At the event, Snowflake showcased a range of features under the theme of a security model for the agentic era. It focused on implementing zero-trust security for AI agents.
Snowflake first introduced an agent identity management (Agent Identity) feature.
According to the company, agent identity management applies role-based permissions before an agent accesses corporate data or takes action. It also enables a complete audit trail for all agent activity. This helps prevent rogue agent actions.
Snowflake also released an AI security posture management (AI Security Posture Management) solution.
It continuously monitors the security posture of AI systems, allowing faster investigation of violations. It also supports faster responses to risk through AI-based situational awareness support.

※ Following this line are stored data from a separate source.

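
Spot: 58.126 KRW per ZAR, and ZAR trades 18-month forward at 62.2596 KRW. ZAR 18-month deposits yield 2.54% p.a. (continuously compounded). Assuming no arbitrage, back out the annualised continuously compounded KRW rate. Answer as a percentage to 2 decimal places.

T = 18/12 years.
CIP gives F = S · g_KRW/g_ZAR, so g_KRW/g_ZAR = 62.2596/58.126 = 1.0711145.
ZAR growth factor: e^(0.0254×18/12) = 1.0388351.
So the KRW growth factor = 1.1127113.
r = ln(1.1127113)/(18/12) = 0.071200 → 7.12%.

7.12%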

Snowflake also unveiled ransomware and data exfiltration prevention features. The features apply consistent security policies across all AI workloads, helping reduce ransomware and data exfiltration threats.
Snowflake also released a prompt injection prevention (Prompt Injection Protection) feature. The company said it helps protect enterprise AI without slowing the pace of AI innovation by blocking jailbreak attempts and zero-day vulnerabilities.

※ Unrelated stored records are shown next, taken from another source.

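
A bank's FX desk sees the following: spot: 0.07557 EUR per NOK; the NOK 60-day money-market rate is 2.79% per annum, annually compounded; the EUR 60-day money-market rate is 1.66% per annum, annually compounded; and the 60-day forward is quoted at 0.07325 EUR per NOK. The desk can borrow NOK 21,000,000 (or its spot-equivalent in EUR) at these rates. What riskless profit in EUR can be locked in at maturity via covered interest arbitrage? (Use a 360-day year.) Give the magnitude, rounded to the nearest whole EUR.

EUR 46,009

T = 60/360 years.
Keep in NOK, deliver into the forward: 21,000,000·1.004596848·0.07325 = EUR 1,545,321.10.
Swap to EUR now, deposit: 21,000,000·0.07557·1.002747722 = EUR 1,591,330.55.
The quoted forward undervalues NOK, so borrow NOK, convert to EUR at spot, deposit the EUR at 1.66%, and buy NOK forward at 0.07325 to cover the loan.
Profit = 1,591,330.55 − 1,545,321.10 = EUR 46,009.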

Through the announcements, Snowflake summarised its security strategy around three pillars: secure guardrails, centralised governance and data and AI protection.
Secure guardrails (Secure Guardrails) support prompt injection blocking and agent action security using AI signals and built-in defence features.
Centralised governance (Centralized Governance) enables overall security posture and perimeter management from a single control panel. Data and AI protection (Data and AI Protection) supports ransomware blocking and data exfiltration prevention through automated policies.
In a security and governance panel session held for the media, Snowflake assessed that agentic AI is fundamentally changing corporate security environments and stressed an integrated, platform-level response strategy. It also said, "Security is getting closer to the data," and highlighted that there will be more work to do in the AI security market going forward.
Snowflake said, "The future of security is not defined by more tools, and it is becoming more important to have visibility into data and AI systems and respond immediately." It added, "External security solutions are strong at 'detecting' threats, but actually viewing, controlling and taking immediate action on data is only possible where the data is."
Snowflake Chief Security Officer (CSO) Mayank Upadhyay (마얀크 우파댜이) said, "Agentic AI security is fundamentally different from existing security models." He said, "3 to 4 years ago, software had a predictable order of API calls, but agents, once given only a goal, explore paths on their own and inherit user permissions as they are." He added, "Agents are like giving an intern a credit card," drawing attention by comparing it to asking them to buy shoes but having them buy a car instead.
He said unpredictable risks arise, such as an agent reading data from one tool and leaking it to another, or halting production services. He said, "Identity and permission management are the key security challenges in the agentic era," and added, "The principle of least privilege is essential."